There were a few shrieks (me) and lots of barking, and I kept hoping the Big Guy would come to my rescue.  But the pull of the Venus Fly-Trap was way too strong (and our house way too sound proof), and for those few tense minutes while I soothed and disciplined Katie, I was on my own.

Katie came into the house with a few quills in her mouth and, what I’m sure will be a short-lived but painful lesson about picking her prey.  My lesson will stay with me, however.  It is part of a long education that has already seen a few scary tests.

Largely due to our spotty and often abysmal health insurance situation a few years ago, the Big Guy went through a series of health care issues that became crises, two of them life-threatening.  One event led to a week in Intensive Care, and the second sent him to the ER with an infection that nearly cost him his leg and even his life.  While he fought so did I.  Once he was in recovery, however, and my adrenalin receded, I remained in crisis management mode.

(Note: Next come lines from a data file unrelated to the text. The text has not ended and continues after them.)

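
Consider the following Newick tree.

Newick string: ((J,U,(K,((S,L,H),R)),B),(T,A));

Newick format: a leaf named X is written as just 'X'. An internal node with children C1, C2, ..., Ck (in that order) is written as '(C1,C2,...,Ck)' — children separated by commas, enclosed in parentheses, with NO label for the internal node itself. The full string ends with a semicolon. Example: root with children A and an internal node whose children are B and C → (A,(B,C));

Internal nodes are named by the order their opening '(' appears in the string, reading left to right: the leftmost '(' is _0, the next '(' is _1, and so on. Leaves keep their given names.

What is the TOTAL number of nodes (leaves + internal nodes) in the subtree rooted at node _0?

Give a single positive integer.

Newick: ((J,U,(K,((S,L,H),R)),B),(T,A));
Locate _0: it is the '(' at position 0 (the 1st '(' reading left to right).
Query: subtree rooted at _0
_0: subtree_size = 1 + 15
  _1: subtree_size = 1 + 11
    J: subtree_size = 1 + 0
    U: subtree_size = 1 + 0
    _2: subtree_size = 1 + 7
      K: subtree_size = 1 + 0
      _3: subtree_size = 1 + 5
        _4: subtree_size = 1 + 3
          S: subtree_size = 1 + 0
          L: subtree_size = 1 + 0
          H: subtree_size = 1 + 0
        R: subtree_size = 1 + 0
    B: subtree_size = 1 + 0
  _5: subtree_size = 1 + 2
    T: subtree_size = 1 + 0
    A: subtree_size = 1 + 0
Total subtree size of _0: 16

Answer: 16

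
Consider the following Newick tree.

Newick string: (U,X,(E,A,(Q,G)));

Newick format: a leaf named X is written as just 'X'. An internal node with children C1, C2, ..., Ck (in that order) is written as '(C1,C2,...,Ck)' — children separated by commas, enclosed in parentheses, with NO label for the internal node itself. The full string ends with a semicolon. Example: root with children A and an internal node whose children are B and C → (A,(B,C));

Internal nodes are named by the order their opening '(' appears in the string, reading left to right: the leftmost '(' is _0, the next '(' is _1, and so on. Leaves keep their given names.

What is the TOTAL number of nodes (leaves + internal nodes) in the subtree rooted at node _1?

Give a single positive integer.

Answer: 6

Derivation:
Newick: (U,X,(E,A,(Q,G)));
Locate _1: it is the '(' at position 5 (the 2nd '(' reading left to right).
Query: subtree rooted at _1
_1: subtree_size = 1 + 5
  E: subtree_size = 1 + 0
  A: subtree_size = 1 + 0
  _2: subtree_size = 1 + 2
    Q: subtree_size = 1 + 0
    G: subtree_size = 1 + 0
Total subtree size of _1: 6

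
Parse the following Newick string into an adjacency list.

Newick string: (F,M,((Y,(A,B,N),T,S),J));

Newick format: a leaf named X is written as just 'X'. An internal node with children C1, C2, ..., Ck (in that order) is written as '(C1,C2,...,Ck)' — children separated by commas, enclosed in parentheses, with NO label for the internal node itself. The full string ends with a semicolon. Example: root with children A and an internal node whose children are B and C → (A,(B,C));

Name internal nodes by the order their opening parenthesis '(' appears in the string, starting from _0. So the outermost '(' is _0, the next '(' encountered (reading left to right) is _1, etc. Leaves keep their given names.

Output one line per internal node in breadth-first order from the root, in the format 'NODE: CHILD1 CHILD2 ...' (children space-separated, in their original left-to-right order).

Input: (F,M,((Y,(A,B,N),T,S),J));
Scanning left-to-right, naming '(' by encounter order:
  pos 0: '(' -> open internal node _0 (depth 1)
  pos 5: '(' -> open internal node _1 (depth 2)
  pos 6: '(' -> open internal node _2 (depth 3)
  pos 9: '(' -> open internal node _3 (depth 4)
  pos 15: ')' -> close internal node _3 (now at depth 3)
  pos 20: ')' -> close internal node _2 (now at depth 2)
  pos 23: ')' -> close internal node _1 (now at depth 1)
  pos 24: ')' -> close internal node _0 (now at depth 0)
Total internal nodes: 4
BFS adjacency from root:
  _0: F M _1
  _1: _2 J
  _2: Y _3 T S
  _3: A B N

Answer: _0: F M _1
_1: _2 J
_2: Y _3 T S
_3: A B N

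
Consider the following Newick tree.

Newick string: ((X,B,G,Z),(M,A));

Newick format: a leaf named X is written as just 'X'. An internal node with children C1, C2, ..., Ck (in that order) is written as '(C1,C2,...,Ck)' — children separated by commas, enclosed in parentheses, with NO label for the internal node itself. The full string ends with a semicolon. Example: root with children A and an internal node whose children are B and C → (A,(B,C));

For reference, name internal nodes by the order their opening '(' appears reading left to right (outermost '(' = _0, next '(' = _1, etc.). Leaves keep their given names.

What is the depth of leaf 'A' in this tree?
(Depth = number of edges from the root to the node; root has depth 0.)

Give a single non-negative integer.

Newick: ((X,B,G,Z),(M,A));
Naming internals by '(' encounter order: outermost '(' = _0, next = _1, ...
Query node: A
Path from root: _0 -> _2 -> A
Depth of A: 2 (number of edges from root)

Answer: 2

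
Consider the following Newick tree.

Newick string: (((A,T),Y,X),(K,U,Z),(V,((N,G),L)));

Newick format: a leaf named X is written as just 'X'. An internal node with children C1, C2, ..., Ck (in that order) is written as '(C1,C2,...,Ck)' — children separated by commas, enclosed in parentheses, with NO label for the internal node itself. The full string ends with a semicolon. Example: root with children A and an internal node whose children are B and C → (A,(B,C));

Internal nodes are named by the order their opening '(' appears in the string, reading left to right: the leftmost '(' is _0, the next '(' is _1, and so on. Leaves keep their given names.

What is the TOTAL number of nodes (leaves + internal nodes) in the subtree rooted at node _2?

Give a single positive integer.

Answer: 3

Derivation:
Newick: (((A,T),Y,X),(K,U,Z),(V,((N,G),L)));
Locate _2: it is the '(' at position 2 (the 3rd '(' reading left to right).
Query: subtree rooted at _2
_2: subtree_size = 1 + 2
  A: subtree_size = 1 + 0
  T: subtree_size = 1 + 0
Total subtree size of _2: 3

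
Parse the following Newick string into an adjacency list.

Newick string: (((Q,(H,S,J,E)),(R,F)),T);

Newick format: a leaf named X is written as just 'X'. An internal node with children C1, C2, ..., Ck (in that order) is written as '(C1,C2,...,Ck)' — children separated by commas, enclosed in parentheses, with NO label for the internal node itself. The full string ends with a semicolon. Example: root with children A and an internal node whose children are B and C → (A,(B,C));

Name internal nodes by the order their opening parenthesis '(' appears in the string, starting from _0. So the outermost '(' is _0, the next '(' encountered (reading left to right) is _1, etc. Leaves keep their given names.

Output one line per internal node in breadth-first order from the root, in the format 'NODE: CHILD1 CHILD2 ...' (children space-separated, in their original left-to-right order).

Answer: _0: _1 T
_1: _2 _4
_2: Q _3
_4: R F
_3: H S J E

Derivation:
Input: (((Q,(H,S,J,E)),(R,F)),T);
Scanning left-to-right, naming '(' by encounter order:
  pos 0: '(' -> open internal node _0 (depth 1)
  pos 1: '(' -> open internal node _1 (depth 2)
  pos 2: '(' -> open internal node _2 (depth 3)
  pos 5: '(' -> open internal node _3 (depth 4)
  pos 13: ')' -> close internal node _3 (now at depth 3)
  pos 14: ')' -> close internal node _2 (now at depth 2)
  pos 16: '(' -> open internal node _4 (depth 3)
  pos 20: ')' -> close internal node _4 (now at depth 2)
  pos 21: ')' -> close internal node _1 (now at depth 1)
  pos 24: ')' -> close internal node _0 (now at depth 0)
Total internal nodes: 5
BFS adjacency from root:
  _0: _1 T
  _1: _2 _4
  _2: Q _3
  _4: R F
  _3: H S J E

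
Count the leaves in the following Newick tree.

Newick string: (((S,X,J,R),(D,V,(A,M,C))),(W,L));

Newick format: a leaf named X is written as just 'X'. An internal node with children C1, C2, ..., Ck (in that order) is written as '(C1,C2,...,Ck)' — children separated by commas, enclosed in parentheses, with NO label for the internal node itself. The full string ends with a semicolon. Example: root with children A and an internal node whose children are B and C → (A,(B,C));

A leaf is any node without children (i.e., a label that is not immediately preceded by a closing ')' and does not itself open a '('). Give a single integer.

Newick: (((S,X,J,R),(D,V,(A,M,C))),(W,L));
Scan left-to-right; a leaf is any maximal label run not followed by '(':
  pos 3: leaf 'S' → count = 1
  pos 5: leaf 'X' → count = 2
  pos 7: leaf 'J' → count = 3
  pos 9: leaf 'R' → count = 4
  pos 13: leaf 'D' → count = 5
  pos 15: leaf 'V' → count = 6
  pos 18: leaf 'A' → count = 7
  pos 20: leaf 'M' → count = 8
  pos 22: leaf 'C' → count = 9
  pos 28: leaf 'W' → count = 10
  pos 30: leaf 'L' → count = 11
Total leaves: 11

Answer: 11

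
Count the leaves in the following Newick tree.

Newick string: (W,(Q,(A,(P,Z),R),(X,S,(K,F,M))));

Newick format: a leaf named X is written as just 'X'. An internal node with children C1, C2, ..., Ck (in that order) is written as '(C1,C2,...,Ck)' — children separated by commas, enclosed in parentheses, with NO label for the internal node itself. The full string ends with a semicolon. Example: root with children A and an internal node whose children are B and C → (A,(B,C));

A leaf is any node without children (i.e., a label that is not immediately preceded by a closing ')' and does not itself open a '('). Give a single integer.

Answer: 11

Derivation:
Newick: (W,(Q,(A,(P,Z),R),(X,S,(K,F,M))));
Scan left-to-right; a leaf is any maximal label run not followed by '(':
  pos 1: leaf 'W' → count = 1
  pos 4: leaf 'Q' → count = 2
  pos 7: leaf 'A' → count = 3
  pos 10: leaf 'P' → count = 4
  pos 12: leaf 'Z' → count = 5
  pos 15: leaf 'R' → count = 6
  pos 19: leaf 'X' → count = 7
  pos 21: leaf 'S' → count = 8
  pos 24: leaf 'K' → count = 9
  pos 26: leaf 'F' → count = 10
  pos 28: leaf 'M' → count = 11
Total leaves: 11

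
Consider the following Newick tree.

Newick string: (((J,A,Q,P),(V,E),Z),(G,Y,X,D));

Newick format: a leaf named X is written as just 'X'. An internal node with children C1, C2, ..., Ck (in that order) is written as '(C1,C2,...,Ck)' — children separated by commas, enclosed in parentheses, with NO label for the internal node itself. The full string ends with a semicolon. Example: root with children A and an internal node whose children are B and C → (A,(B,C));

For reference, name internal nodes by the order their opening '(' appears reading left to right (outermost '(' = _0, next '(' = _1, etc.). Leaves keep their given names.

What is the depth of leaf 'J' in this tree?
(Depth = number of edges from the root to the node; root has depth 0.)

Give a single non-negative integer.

Newick: (((J,A,Q,P),(V,E),Z),(G,Y,X,D));
Naming internals by '(' encounter order: outermost '(' = _0, next = _1, ...
Query node: J
Path from root: _0 -> _1 -> _2 -> J
Depth of J: 3 (number of edges from root)

Answer: 3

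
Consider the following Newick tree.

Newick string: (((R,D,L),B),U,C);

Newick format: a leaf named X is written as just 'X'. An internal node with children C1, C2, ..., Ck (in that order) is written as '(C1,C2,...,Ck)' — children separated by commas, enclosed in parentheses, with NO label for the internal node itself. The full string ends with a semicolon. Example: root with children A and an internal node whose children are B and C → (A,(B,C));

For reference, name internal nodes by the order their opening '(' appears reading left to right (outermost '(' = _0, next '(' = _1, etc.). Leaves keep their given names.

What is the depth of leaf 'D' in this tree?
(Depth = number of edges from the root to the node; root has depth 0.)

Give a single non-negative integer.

Newick: (((R,D,L),B),U,C);
Naming internals by '(' encounter order: outermost '(' = _0, next = _1, ...
Query node: D
Path from root: _0 -> _1 -> _2 -> D
Depth of D: 3 (number of edges from root)

Answer: 3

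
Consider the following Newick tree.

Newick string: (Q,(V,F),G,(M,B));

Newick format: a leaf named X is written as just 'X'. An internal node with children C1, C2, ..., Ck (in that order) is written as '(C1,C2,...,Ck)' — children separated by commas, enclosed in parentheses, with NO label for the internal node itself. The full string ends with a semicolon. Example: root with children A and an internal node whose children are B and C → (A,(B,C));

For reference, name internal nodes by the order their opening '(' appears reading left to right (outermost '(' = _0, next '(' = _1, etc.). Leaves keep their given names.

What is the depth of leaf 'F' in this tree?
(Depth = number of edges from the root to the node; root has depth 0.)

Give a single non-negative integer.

Answer: 2

Derivation:
Newick: (Q,(V,F),G,(M,B));
Naming internals by '(' encounter order: outermost '(' = _0, next = _1, ...
Query node: F
Path from root: _0 -> _1 -> F
Depth of F: 2 (number of edges from root)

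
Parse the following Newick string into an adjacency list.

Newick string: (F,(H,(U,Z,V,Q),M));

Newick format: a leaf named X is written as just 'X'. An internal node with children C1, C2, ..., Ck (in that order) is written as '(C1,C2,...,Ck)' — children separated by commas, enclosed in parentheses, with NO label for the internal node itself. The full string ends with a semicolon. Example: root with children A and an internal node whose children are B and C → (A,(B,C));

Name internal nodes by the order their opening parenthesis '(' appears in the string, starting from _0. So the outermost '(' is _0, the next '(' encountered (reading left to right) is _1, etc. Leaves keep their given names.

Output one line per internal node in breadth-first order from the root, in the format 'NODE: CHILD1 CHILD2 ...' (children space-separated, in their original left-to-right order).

Input: (F,(H,(U,Z,V,Q),M));
Scanning left-to-right, naming '(' by encounter order:
  pos 0: '(' -> open internal node _0 (depth 1)
  pos 3: '(' -> open internal node _1 (depth 2)
  pos 6: '(' -> open internal node _2 (depth 3)
  pos 14: ')' -> close internal node _2 (now at depth 2)
  pos 17: ')' -> close internal node _1 (now at depth 1)
  pos 18: ')' -> close internal node _0 (now at depth 0)
Total internal nodes: 3
BFS adjacency from root:
  _0: F _1
  _1: H _2 M
  _2: U Z V Q

Answer: _0: F _1
_1: H _2 M
_2: U Z V Q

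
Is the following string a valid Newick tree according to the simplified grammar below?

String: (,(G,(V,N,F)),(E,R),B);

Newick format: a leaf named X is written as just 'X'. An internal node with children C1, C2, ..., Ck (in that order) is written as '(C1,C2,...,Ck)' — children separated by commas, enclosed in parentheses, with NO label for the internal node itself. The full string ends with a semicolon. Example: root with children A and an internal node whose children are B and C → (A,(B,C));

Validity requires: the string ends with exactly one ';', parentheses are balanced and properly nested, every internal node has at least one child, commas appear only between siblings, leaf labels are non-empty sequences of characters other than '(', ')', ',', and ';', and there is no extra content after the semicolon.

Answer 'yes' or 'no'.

Input: (,(G,(V,N,F)),(E,R),B);
Paren balance: 4 '(' vs 4 ')' OK
Ends with single ';': True
Full parse: FAILS (empty leaf label at pos 1)
Valid: False

Answer: no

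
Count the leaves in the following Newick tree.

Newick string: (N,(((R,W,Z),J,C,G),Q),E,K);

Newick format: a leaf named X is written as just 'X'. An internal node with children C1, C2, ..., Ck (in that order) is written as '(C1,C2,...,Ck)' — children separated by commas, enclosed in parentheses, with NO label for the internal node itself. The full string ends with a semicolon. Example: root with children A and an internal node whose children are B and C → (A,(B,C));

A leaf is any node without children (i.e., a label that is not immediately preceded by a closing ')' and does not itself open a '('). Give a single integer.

Answer: 10

Derivation:
Newick: (N,(((R,W,Z),J,C,G),Q),E,K);
Scan left-to-right; a leaf is any maximal label run not followed by '(':
  pos 1: leaf 'N' → count = 1
  pos 6: leaf 'R' → count = 2
  pos 8: leaf 'W' → count = 3
  pos 10: leaf 'Z' → count = 4
  pos 13: leaf 'J' → count = 5
  pos 15: leaf 'C' → count = 6
  pos 17: leaf 'G' → count = 7
  pos 20: leaf 'Q' → count = 8
  pos 23: leaf 'E' → count = 9
  pos 25: leaf 'K' → count = 10
Total leaves: 10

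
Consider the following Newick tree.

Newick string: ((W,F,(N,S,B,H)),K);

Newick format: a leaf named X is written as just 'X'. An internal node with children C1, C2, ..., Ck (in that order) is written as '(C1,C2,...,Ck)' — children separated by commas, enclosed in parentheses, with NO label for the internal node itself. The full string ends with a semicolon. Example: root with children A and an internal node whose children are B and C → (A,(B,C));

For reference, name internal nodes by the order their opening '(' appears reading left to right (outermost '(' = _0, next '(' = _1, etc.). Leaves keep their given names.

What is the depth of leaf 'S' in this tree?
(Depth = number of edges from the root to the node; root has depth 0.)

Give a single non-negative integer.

Answer: 3

Derivation:
Newick: ((W,F,(N,S,B,H)),K);
Naming internals by '(' encounter order: outermost '(' = _0, next = _1, ...
Query node: S
Path from root: _0 -> _1 -> _2 -> S
Depth of S: 3 (number of edges from root)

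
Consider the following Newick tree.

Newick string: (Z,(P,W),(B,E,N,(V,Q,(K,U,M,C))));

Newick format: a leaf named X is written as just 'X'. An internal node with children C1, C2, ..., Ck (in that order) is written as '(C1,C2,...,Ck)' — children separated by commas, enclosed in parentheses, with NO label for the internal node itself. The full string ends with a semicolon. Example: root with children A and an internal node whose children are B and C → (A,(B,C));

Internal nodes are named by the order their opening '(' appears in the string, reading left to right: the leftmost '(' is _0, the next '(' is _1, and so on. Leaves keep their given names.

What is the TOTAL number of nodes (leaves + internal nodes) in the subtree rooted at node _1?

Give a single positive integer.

Answer: 3

Derivation:
Newick: (Z,(P,W),(B,E,N,(V,Q,(K,U,M,C))));
Locate _1: it is the '(' at position 3 (the 2nd '(' reading left to right).
Query: subtree rooted at _1
_1: subtree_size = 1 + 2
  P: subtree_size = 1 + 0
  W: subtree_size = 1 + 0
Total subtree size of _1: 3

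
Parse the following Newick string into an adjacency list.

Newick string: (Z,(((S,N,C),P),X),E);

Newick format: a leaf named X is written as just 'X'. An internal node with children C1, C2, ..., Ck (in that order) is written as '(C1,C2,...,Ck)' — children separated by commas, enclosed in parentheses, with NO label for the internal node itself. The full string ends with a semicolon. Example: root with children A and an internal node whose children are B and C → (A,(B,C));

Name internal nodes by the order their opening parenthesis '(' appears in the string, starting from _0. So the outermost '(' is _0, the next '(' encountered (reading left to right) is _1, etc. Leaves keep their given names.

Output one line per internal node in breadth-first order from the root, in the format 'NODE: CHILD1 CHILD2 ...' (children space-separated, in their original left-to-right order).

Answer: _0: Z _1 E
_1: _2 X
_2: _3 P
_3: S N C

Derivation:
Input: (Z,(((S,N,C),P),X),E);
Scanning left-to-right, naming '(' by encounter order:
  pos 0: '(' -> open internal node _0 (depth 1)
  pos 3: '(' -> open internal node _1 (depth 2)
  pos 4: '(' -> open internal node _2 (depth 3)
  pos 5: '(' -> open internal node _3 (depth 4)
  pos 11: ')' -> close internal node _3 (now at depth 3)
  pos 14: ')' -> close internal node _2 (now at depth 2)
  pos 17: ')' -> close internal node _1 (now at depth 1)
  pos 20: ')' -> close internal node _0 (now at depth 0)
Total internal nodes: 4
BFS adjacency from root:
  _0: Z _1 E
  _1: _2 X
  _2: _3 P
  _3: S N C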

I spent the next few years trying to anticipate and plan for any disaster that would leave me as the sole caretaker of two kids, and that planning often had me wondering how I would get on without my partner in crime.  I now know that the constant attention to that safety net took away a lot of the joy of being with my husband, but when it became less panicked, being prepared was – and is – a source of confidence.

Now, I may be temporarily terrified when wielding my umbrella against the creatures of the forest, but I know that somewhere in there I have the mettle to overcome the fear.  The fight is over, and I’m not obsessing about the next porcupine – or the next crisis.  I know whatever comes – crisis or critter – I can handle it.   And the foremost part of handling any of it is not to live in fear of what may come.